When dip is left touching the gum for long periods of time, the gums can become very irritated. This will result in swelling and inflamed areas which also promotes periodontists.
2. Enamel Damage
Not all tobacco is smooth, and when it is kept in a tin or in breathable pouches, it tends to dry out a bit more. This will change the texture of the tobacco from being very soft to hardened and rough. Chewing tobacco when the composition is rough can interfere with the enamel of the teeth. The grit-like particles would perform a kind of exfoliation on the teeth surface when chewing tobacco. Gums will become very irritated by this, and the protective layer of enamel on the teeth can be worn away leaving them more susceptible to plaque and sensitivity.

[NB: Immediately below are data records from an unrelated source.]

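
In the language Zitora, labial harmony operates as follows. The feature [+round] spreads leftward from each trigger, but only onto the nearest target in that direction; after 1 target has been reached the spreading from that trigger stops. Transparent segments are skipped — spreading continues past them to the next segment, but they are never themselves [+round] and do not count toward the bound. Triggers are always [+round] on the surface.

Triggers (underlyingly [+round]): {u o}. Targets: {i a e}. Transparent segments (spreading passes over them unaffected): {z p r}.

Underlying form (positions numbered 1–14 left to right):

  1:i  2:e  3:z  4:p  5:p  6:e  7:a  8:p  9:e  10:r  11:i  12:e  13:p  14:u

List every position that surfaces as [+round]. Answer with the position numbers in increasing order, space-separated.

12 14

From /u/ at 14 leftward: 13 /p/ transparent; 12 /e/ → [+round]; bound reached.
Targets with no active source: positions 1 2 6 7 9 11 stay [-round].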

As with any tobacco type product,dip can also lead to cancer. What was once thought of as a myth, is now one of the most significant risks associated with tobacco products. It’s not a case of only applying to smoking tobacco as cancer can form from the usage of dip as well.
4. A Spike in Oral Acids
Unknown to most, certain chewing tobacco includes the use of sugar to slightly alter the taste. When sugar enters the mouth, some types of bacteria can convert it into acids that are very dangerous for the teeth. When the mouth holds acids for a long period of time, the teeth begin to erode and sensitivity will begin. From that point, you’d be looking at gum disease.
Dip Gum Disease
With high amounts of harmful bacteria present in the mouth when using dip, gum disease is almost a given. The bacteria almost always start attacking the gums which can cause air pockets between the tooth and the gum creating a perfect place for bacteria to multiply with a lower risk of being picked up and washed away by toothpaste or saliva. Air pockets caused by untreated dip gum disease often deepens where it will eventually reach the root of the tooth. Damage caused to the root by dip gum disease might mean that intricate dental work is needed in order to prevent and correct the damage that has been done.
The first indication of gum disease is usually inflamed gums and bleeding gums when brushing the teeth. Dip has a tendency to discolor teeth, and if gum disease has developed, it could also cause the gums to recede. Tooth decay is usually an effect of gum disease and if it goes untreated periodontit is may form. Periodontitis is one of the more severe types of gum disease which can cause tooth loss as well as bone loss. Some cases of gum disease develop mouth sores that are extremely painful and can leak puss into the mouth. If that’s not enough to put you off, then nothing will.
With all the damage caused by dip to the teeth and gums aside, tobacco always results in bad breath, whether smoked or not. Of course, the best way to avoid all of the issues related to using dip is to stop but, understandably, that is harder said than done. For those who are struggling to break the habit but want to, it is worth visiting the dentist and explaining the situation. It could be that you are dependent on the nicotine that is contained in dip and, if this is the case, a dentist could be able to offer an alternative to help you give up. The same applies to tobacco smokers. If you really want to quit, then you will—but it most likely won’t be an easy process.